The Ministry of Electronics and Information Technology (MeitY) on November 5 formally launched the India AI Governance Guidelines, outlining a national framework for ethical and responsible deployment of artificial intelligence.
The document, prepared under the Principal Scientific Adviser (PSA) and the IndiaAI Mission, lays out a phased, multi-stakeholder approach that aims to balance innovation with oversight and aligns with existing legal frameworks rather than introducing new legislation.
“This is a much-awaited report,” IT Secretary S Krishnan said at the launch. “India has consciously chosen not to lead with regulation but to encourage innovation while studying global approaches. Wherever possible, we will rely on existing laws and frameworks rather than rush into new legislation.”
A human-centric, innovation-first stance
Krishnan said the framework reflects the government’s view that technological development must remain centred around citizens and social impact.
“At the heart of it all is human centricity, ensuring AI serves humanity and benefits people’s lives while addressing potential harms,” he said.
The guidelines emphasise human-centric design, fairness, transparency, safety, and proportional accountability as key principles.
The government said the framework has evolved through a “whole-of-government and multi-stakeholder approach” involving extensive consultations with industry, academia, and civil society. Over 2,500 comments were received during the public consultation stage, according to MeitY.
Institutional design and governance mechanisms
The guidelines propose a layered governance structure spanning infrastructure, policy and regulation, accountability, risk mitigation, and capacity building. MeitY said the framework also envisages new institutional mechanisms to coordinate AI oversight and policy coherence. These include an AI Governance Group (AIGG) for cross-ministerial coordination, a Technology & Policy Expert Committee (TPEC) for technical and policy inputs, an AI Safety Institute (AISI) for standard setting and risk assessment, and sectoral regulators for domain-specific implementation.
The ministry said it would adopt a “phased approach” to implementation. In the near term, it will focus on establishing governance bodies, developing a risk classification framework, and setting up awareness and capacity-building initiatives.
Over the medium term, MeitY plans to operationalise an AI Incident Reporting System, launch regulatory sandboxes, and integrate AI governance with India's Digital Public Infrastructure. Longer-term plans include drafting sectoral rules and refining accountability standards as institutional capacity strengthens.
Accountability and risk mitigation
The guidelines call for graded responsibility across the AI value chain, encouraging transparency reports, grievance redressal mechanisms, and compliance-by-design models. They also propose voluntary “red-teaming” and human oversight for high-risk applications, alongside an India-specific risk taxonomy.

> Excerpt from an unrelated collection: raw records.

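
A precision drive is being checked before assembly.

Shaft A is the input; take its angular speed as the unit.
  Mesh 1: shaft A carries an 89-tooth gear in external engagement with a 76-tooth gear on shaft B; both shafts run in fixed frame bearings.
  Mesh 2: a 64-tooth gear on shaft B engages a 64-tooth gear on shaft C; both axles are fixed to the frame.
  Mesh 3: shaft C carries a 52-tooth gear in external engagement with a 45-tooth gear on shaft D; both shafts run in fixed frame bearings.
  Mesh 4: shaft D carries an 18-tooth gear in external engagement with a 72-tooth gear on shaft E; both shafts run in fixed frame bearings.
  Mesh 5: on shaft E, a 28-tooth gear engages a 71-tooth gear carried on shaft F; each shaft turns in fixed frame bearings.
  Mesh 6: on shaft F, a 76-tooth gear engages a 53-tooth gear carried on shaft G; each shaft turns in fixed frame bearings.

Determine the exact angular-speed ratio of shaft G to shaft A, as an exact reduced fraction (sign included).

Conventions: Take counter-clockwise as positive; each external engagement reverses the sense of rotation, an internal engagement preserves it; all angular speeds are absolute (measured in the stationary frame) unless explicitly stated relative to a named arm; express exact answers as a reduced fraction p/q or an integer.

32396/169335

class = fixed-axis compound train [6 meshes; 6 ratios multiply, 6 sense flips]
mesh 1 [89T→76T]: running ratio 89/76, sense −
mesh 2 [64T→64T]: running ratio 89/76, sense +
mesh 3 [52T→45T]: running ratio 1157/855, sense −
mesh 4 [18T→72T]: running ratio 1157/3420, sense +
mesh 5 [28T→71T]: running ratio 8099/60705, sense −
mesh 6 [76T→53T]: running ratio 32396/169335, sense +
ω_out/ω_in = 32396/169335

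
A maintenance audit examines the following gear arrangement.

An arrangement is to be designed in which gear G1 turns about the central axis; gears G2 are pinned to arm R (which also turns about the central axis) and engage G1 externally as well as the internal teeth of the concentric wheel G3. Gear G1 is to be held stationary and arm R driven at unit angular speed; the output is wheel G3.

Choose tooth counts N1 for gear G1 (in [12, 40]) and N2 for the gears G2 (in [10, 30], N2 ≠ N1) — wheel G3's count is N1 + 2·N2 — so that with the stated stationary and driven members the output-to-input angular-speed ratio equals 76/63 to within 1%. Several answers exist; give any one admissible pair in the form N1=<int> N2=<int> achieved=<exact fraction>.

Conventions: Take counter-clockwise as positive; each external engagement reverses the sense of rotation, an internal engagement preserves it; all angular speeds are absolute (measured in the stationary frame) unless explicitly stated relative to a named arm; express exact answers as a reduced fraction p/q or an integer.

planetary set to be sized for 76/63 (Willis relation)
Willis with ω_sun = 0: ω_ring/ω_arm = (N1+N3)/N3; set equal to 76/63  ⇒  N3/N1 = 1/(76/63 − 1) = 63/13
N3 = N1 + 2·N2  ⇒  N2/N1 = (N3/N1 − 1)/2 = (63/13 − 1)/2 = 25/13
smallest multiple with N1 ≥ 12 and N2 ≥ 10: k = 1  ⇒  N1 = 1·13 = 13, N2 = 1·25 = 25 (N1 ≤ 40, N2 ≤ 30, N2 ≠ N1 ✓), N3 = 13 + 2·25 = 63
check: (N1+N3)/N3 with N1 = 13, N3 = 63 gives 76/63; |achieved − target| = 0 ≤ 19/1575 ✓

N1=13 N2=25 achieved=76/63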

While the document introduces clearer institutional ownership of AI safety, it continues to rely on voluntary self-regulation and coordination across existing regulators.
Earlier advisory reports from MeitY had proposed an AI incident database and technical secretariat; the final framework incorporates these ideas but stops short of making disclosure or reporting mandatory.

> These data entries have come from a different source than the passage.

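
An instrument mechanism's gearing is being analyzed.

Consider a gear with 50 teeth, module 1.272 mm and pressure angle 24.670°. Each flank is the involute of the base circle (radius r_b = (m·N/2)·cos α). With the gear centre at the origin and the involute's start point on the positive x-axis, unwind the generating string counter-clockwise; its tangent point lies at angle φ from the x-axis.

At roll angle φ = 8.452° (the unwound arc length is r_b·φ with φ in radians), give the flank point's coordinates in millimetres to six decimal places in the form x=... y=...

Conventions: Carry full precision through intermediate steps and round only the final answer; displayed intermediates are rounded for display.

recognized (one wheel, involute flank): single-mesh tooth geometry, m = 1.272, N = 50
pitch radius r_p = m·N/2 = 1.272·50/2 = 31.800000
base radius r_b = r_p·cos α = 31.800000·cos 24.670° = 28.897514
roll angle φ = 8.452° = 0.14751523 rad
x = r_b·(cos φ + φ·sin φ) = 29.210221
y = r_b·(sin φ − φ·cos φ) = 0.030854

x=29.210221 y=0.030854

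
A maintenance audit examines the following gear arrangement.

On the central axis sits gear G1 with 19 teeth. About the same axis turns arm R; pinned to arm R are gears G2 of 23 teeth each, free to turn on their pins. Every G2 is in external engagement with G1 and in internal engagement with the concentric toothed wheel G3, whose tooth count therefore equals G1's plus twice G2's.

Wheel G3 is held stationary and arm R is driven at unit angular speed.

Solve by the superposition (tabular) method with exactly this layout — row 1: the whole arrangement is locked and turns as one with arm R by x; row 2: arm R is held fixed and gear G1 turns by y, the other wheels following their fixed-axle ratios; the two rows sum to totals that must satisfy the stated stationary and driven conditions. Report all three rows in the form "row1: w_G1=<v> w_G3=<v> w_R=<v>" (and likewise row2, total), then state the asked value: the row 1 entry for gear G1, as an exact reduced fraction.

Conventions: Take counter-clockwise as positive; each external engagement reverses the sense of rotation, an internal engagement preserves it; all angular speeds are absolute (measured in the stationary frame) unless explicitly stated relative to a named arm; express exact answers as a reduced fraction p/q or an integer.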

Linking governance with application
The guidelines are part of the broader IndiaAI Mission, which aims to promote AI adoption across key sectors such as agriculture, healthcare, manufacturing, and natural resources.
“Our focus is primarily on innovation,” Krishnan said. “We will continue to take necessary action to protect citizens while ensuring India harnesses AI for inclusive and sustainable growth.”
The road ahead
The AI Governance Guidelines mark India’s most comprehensive articulation of its AI policy stance to date. However, much of the framework remains principle-driven, and the absence of binding enforcement mechanisms means its effectiveness will depend on how quickly MeitY and other institutions can translate it into operational rules.

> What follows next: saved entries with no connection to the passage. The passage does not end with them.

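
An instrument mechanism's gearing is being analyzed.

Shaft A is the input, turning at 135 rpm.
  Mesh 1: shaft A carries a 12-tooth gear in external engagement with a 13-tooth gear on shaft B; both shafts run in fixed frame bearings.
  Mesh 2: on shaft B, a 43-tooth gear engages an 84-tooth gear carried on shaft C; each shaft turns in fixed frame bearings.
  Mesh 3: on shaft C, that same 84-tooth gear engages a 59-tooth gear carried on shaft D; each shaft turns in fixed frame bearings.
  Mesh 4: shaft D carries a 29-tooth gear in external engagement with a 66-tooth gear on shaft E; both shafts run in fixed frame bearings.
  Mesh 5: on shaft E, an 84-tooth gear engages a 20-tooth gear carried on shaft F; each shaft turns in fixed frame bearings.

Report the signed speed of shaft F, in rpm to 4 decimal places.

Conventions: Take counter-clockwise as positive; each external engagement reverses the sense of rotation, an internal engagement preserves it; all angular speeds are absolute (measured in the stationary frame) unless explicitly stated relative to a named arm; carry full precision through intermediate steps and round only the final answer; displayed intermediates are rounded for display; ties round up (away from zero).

5-mesh fixed-axis compound train (all bearings frame-fixed)
mesh 1 [12T→13T]: ω = 135.0000×12/13 = 124.6154 rpm, sense flips to −
mesh 2 [43T→84T]: ω = 124.6154×43/84 = 63.7912 rpm, sense flips to +
mesh 3 [84T→59T]: ω = 63.7912×84/59 = 90.8214 rpm, sense flips to −
mesh 4 [29T→66T]: ω = 90.8214×29/66 = 39.9064 rpm, sense flips to +
mesh 5 [84T→20T]: ω = 39.9064×84/20 = 167.6067 rpm, sense flips to −
signed output speed = -167.6067 rpm

-167.6067 rpm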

By building on existing regulations and avoiding an immediate legislative approach, India has positioned itself between the European Union’s prescriptive AI Act and the United States’ market-led model. Whether this middle path succeeds, experts suggest, will depend on how effectively the proposed institutions — particularly the AI Safety Institute — are able to coordinate oversight, standard-setting, and transparency across sectors.